I am hoping to do RT-qPCR on 3 nuclei populations I isolated with FANS to validate whether they are indeed from the cell types I was interested in (neurons, oligodendrocytes, microglia from human brain tissue). My lab uses one of the TaqMan qPCR master mixes and thus, we usually just order the pre-made primer/probe sets that they offer. However, I'm concerned that maybe these primers/probes won't work as well on cDNA from nuclei as opposed to whole cells, since there is a lower proportion of mature mRNAs in the nucleus and more pre-mRNAs, and these primers/probes tend to be specific to the reverse-transcribed, fully spliced mRNAs, overlapping exon junctions to avoid gDNA amplification.

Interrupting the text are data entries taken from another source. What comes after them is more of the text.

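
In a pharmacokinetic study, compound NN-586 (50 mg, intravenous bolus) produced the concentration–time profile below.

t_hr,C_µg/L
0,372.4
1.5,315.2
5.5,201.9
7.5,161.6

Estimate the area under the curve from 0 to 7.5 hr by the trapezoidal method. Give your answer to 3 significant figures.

Trapezoidal AUC_0→7.5:
  [0→1.5]: (372.4+315.2)/2 × 1.5 = 515.7
  [1.5→5.5]: (315.2+201.9)/2 × 4 = 1034.2
  [5.5→7.5]: (201.9+161.6)/2 × 2 = 363.5
  Sum = 1913.4 µg/L·hr

AUC = 1910 µg/L·hr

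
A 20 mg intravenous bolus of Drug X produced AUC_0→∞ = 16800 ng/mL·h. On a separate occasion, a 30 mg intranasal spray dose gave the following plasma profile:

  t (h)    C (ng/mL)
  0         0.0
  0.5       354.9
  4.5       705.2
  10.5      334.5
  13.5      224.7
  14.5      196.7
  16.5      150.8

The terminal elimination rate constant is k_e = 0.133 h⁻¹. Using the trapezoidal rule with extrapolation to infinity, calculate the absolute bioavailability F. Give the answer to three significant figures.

Trapezoidal AUC_0→16.5 (intranasal spray):
  [0→0.5]: (0.0+354.9)/2 × 0.5 = 88.725
  [0.5→4.5]: (354.9+705.2)/2 × 4 = 2120.2
  [4.5→10.5]: (705.2+334.5)/2 × 6 = 3119.1
  [10.5→13.5]: (334.5+224.7)/2 × 3 = 838.8
  [13.5→14.5]: (224.7+196.7)/2 × 1 = 210.7
  [14.5→16.5]: (196.7+150.8)/2 × 2 = 347.5
  Sum = 6725.025 ng/mL·h
Tail: C_last/k_e = 150.8/0.133 = 1133.835
AUC_0→∞ (intranasal spray) = 6725.025 + 1133.835 = 7858.86 ng/mL·h
F = (AUC_ev/D_ev)/(AUC_iv/D_iv) = (7858.86/30)/(16800/20) = 261.962/840 = 0.3119

F = 0.312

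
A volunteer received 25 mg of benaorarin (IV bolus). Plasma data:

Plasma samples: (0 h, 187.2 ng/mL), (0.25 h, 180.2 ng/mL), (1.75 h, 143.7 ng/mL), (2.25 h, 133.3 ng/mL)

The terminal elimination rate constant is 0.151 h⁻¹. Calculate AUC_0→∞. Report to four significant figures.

AUC = 1241 ng/mL·h

Trapezoidal AUC_0→2.25:
  [0→0.25]: (187.2+180.2)/2 × 0.25 = 45.925
  [0.25→1.75]: (180.2+143.7)/2 × 1.5 = 242.925
  [1.75→2.25]: (143.7+133.3)/2 × 0.5 = 69.25
  Sum = 358.1 ng/mL·h
Extrapolated tail: C_last / k_e = 133.3 / 0.151 = 882.781
AUC_0→∞ = 358.1 + 882.781 = 1240.881 ng/mL·h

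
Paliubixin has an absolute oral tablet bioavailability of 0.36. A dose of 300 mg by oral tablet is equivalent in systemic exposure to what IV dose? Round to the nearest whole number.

D_iv = 108 mg

Systemic exposure from an extravascular dose = F × D_ev, so the equivalent IV dose is F × D_ev.
D_iv = F × D_ev = 0.36 × 300 = 108 mg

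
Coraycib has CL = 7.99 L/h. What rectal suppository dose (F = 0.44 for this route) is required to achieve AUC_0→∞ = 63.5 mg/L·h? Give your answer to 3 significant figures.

Dose = 1150 mg

Dose = CL × AUC_0→∞ / F
     = 7.99 × 63.5 / 0.44 = 1153.1 mg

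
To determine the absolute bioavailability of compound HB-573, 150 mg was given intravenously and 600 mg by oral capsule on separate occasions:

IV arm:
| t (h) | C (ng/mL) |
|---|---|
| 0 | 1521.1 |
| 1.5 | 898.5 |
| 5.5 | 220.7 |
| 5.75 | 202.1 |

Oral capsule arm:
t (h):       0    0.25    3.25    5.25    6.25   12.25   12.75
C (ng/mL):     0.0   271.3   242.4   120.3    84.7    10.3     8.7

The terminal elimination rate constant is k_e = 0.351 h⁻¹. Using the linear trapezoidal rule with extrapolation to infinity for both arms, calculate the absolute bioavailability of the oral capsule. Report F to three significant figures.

F = 0.0846

Trapezoidal AUC_0→5.75 (IV):
  [0→1.5]: (1521.1+898.5)/2 × 1.5 = 1814.7
  [1.5→5.5]: (898.5+220.7)/2 × 4 = 2238.4
  [5.5→5.75]: (220.7+202.1)/2 × 0.25 = 52.85
  Sum = 4105.95 ng/mL·h
IV tail: 202.1/0.351 = 575.783; AUC_iv,0→∞ = 4105.95 + 575.783 = 4681.733 ng/mL·h
Trapezoidal AUC_0→12.75 (oral capsule):
  [0→0.25]: (0.0+271.3)/2 × 0.25 = 33.9125
  [0.25→3.25]: (271.3+242.4)/2 × 3 = 770.55
  [3.25→5.25]: (242.4+120.3)/2 × 2 = 362.7
  [5.25→6.25]: (120.3+84.7)/2 × 1 = 102.5
  [6.25→12.25]: (84.7+10.3)/2 × 6 = 285.0
  [12.25→12.75]: (10.3+8.7)/2 × 0.5 = 4.75
  Sum = 1559.4125 ng/mL·h
oral capsule tail: 8.7/0.351 = 24.786; AUC_ev,0→∞ = 1559.4125 + 24.786 = 1584.1985 ng/mL·h
F = (AUC_ev/D_ev)/(AUC_iv/D_iv) = (1584.1985/600)/(4681.733/150) = 2.64033/31.2116 = 0.0846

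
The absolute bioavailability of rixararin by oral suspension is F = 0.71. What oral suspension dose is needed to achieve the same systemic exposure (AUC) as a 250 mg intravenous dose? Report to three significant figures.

For equal systemic exposure: F × D_ev = D_iv
D_ev = D_iv / F = 250 / 0.71 = 352.113 mg

D_oral = 352 mg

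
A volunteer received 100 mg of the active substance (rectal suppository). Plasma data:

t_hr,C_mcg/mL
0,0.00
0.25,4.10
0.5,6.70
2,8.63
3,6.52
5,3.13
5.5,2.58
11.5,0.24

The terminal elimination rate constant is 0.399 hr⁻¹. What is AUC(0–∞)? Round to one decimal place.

Trapezoidal AUC_0→11.5:
  [0→0.25]: (0.00+4.10)/2 × 0.25 = 0.5125
  [0.25→0.5]: (4.10+6.70)/2 × 0.25 = 1.35
  [0.5→2]: (6.70+8.63)/2 × 1.5 = 11.4975
  [2→3]: (8.63+6.52)/2 × 1 = 7.575
  [3→5]: (6.52+3.13)/2 × 2 = 9.65
  [5→5.5]: (3.13+2.58)/2 × 0.5 = 1.4275
  [5.5→11.5]: (2.58+0.24)/2 × 6 = 8.46
  Sum = 40.4725 mcg/mL·hr
Extrapolated tail: C_last / k_e = 0.24 / 0.399 = 0.602
AUC_0→∞ = 40.4725 + 0.602 = 41.0745 mcg/mL·hr

AUC = 41.1 mcg/mL·hr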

I'm not sure if this difference in RNA between the nucleus and cytoplasm is really big enough that it would produce weak results.

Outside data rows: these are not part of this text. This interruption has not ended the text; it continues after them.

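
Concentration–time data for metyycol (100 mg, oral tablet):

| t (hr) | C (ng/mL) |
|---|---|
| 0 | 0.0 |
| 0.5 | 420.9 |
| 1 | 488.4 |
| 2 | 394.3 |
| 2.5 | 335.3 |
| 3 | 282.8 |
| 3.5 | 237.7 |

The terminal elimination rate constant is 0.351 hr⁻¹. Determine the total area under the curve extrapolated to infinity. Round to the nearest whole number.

Trapezoidal AUC_0→3.5:
  [0→0.5]: (0.0+420.9)/2 × 0.5 = 105.225
  [0.5→1]: (420.9+488.4)/2 × 0.5 = 227.325
  [1→2]: (488.4+394.3)/2 × 1 = 441.35
  [2→2.5]: (394.3+335.3)/2 × 0.5 = 182.4
  [2.5→3]: (335.3+282.8)/2 × 0.5 = 154.525
  [3→3.5]: (282.8+237.7)/2 × 0.5 = 130.125
  Sum = 1240.95 ng/mL·hr
Extrapolated tail: C_last / k_e = 237.7 / 0.351 = 677.208
AUC_0→∞ = 1240.95 + 677.208 = 1918.158 ng/mL·hr

AUC = 1918 ng/mL·hr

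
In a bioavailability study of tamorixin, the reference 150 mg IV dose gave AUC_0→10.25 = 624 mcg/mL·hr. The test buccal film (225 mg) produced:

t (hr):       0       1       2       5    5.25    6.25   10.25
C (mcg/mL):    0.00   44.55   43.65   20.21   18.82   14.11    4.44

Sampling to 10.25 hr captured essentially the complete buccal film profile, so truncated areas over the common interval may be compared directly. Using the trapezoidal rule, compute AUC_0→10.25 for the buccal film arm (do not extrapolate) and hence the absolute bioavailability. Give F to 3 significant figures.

Trapezoidal AUC_0→10.25 (buccal film):
  [0→1]: (0.00+44.55)/2 × 1 = 22.275
  [1→2]: (44.55+43.65)/2 × 1 = 44.1
  [2→5]: (43.65+20.21)/2 × 3 = 95.79
  [5→5.25]: (20.21+18.82)/2 × 0.25 = 4.87875
  [5.25→6.25]: (18.82+14.11)/2 × 1 = 16.465
  [6.25→10.25]: (14.11+4.44)/2 × 4 = 37.1
  Sum = 220.60875 mcg/mL·hr
F = (AUC_ev/D_ev)/(AUC_iv/D_iv) = (220.60875/225)/(624/150) = 0.980483/4.16 = 0.2357

F = 0.236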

I was hoping to target these genes for each population: ENO2 or MAP2 - neurons, OLIG2 or SOX10 - oligodendrocytes, AIF1 - microglia. I imagine there are a few different ways I can approach this experiment, but the simplest course of action would be to just make sure the genes are highly expressed enough in each cell type that it wouldn't really matter is there was less mature mRNA in the nucleus.

In your experience or to your knowledge, should it be okay to just order the premade primers/probes and use those on nuclei? Are the marker genes I listed above highly expressed enough that I should be fine? Thanks in advance!

(Notes: I'm not concerned about testing whether what I have are truly nuclei vs. whole cells, as this is not relevant to my research question, so I'm not looking for universal "nuclear" markers. All I care about is which cell types the nuclei came from.)